Cyber Threat Actor: Cosmic Lynx
| Actor Type | Location | Known Incidents |
Sensationalist
|
Netherlands
|
2 incidents |
|---|
Profile
Cosmic Lynx is a threat actor known by that alias and has been associated with operations originating from the Netherlands. The actor’s public profile is defined by two disclosed incidents that illustrate its activity patterns.
In April 2019 Cosmic Lynx leaked personal data belonging to members of the American Advertising Federation, falsely presenting the information as an FBI watchlist. The initial release comprised roughly four thousand records containing names, email addresses, job titles, telephone numbers and postal addresses, which the actor claimed were obtained through vulnerabilities in third‑party software used by local chapters. After the first posting, more than twenty thousand additional entries were published under the same pretext, although analysis suggested these were likely previously compromised advertising industry data.
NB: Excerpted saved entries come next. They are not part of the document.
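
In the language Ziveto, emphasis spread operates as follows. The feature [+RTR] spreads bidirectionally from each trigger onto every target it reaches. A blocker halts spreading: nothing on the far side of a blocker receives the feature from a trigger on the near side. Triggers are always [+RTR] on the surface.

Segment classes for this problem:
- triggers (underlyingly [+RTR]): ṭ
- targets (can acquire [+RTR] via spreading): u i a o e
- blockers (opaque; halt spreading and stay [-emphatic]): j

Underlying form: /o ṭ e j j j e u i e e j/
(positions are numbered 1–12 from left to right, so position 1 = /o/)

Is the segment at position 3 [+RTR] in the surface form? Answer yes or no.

From /ṭ/ at 2 rightward: 3 /e/ → [+RTR]; 4 /j/ blocks.
From /ṭ/ at 2 leftward: 1 /o/ → [+RTR]; word edge.
Targets with no active source: positions 7 8 9 10 11 stay [-emphatic].
[+RTR] positions on the surface: 1 2 3.

yes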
The federation confirmed that its national database remained intact while acknowledging the possibility of chapter‑level breaches, and noted that the actor maintained an active website hosting the stolen material despite being suspended from social media platforms.
In June 2015 a Dutch manufacturer identified unauthorized access to its customer database, an incident attributed to Cosmic Lynx. The breach exposed customer names, email addresses and product order details, though financial information was not stored in the compromised system. Upon discovery through routine monitoring, the company invalidated all account passwords and required users to reset credentials, while internal checks found no evidence of plaintext password storage. The response was managed externally because no board members were immediately available for comment, and the actor did not retain persistent access after the password reset.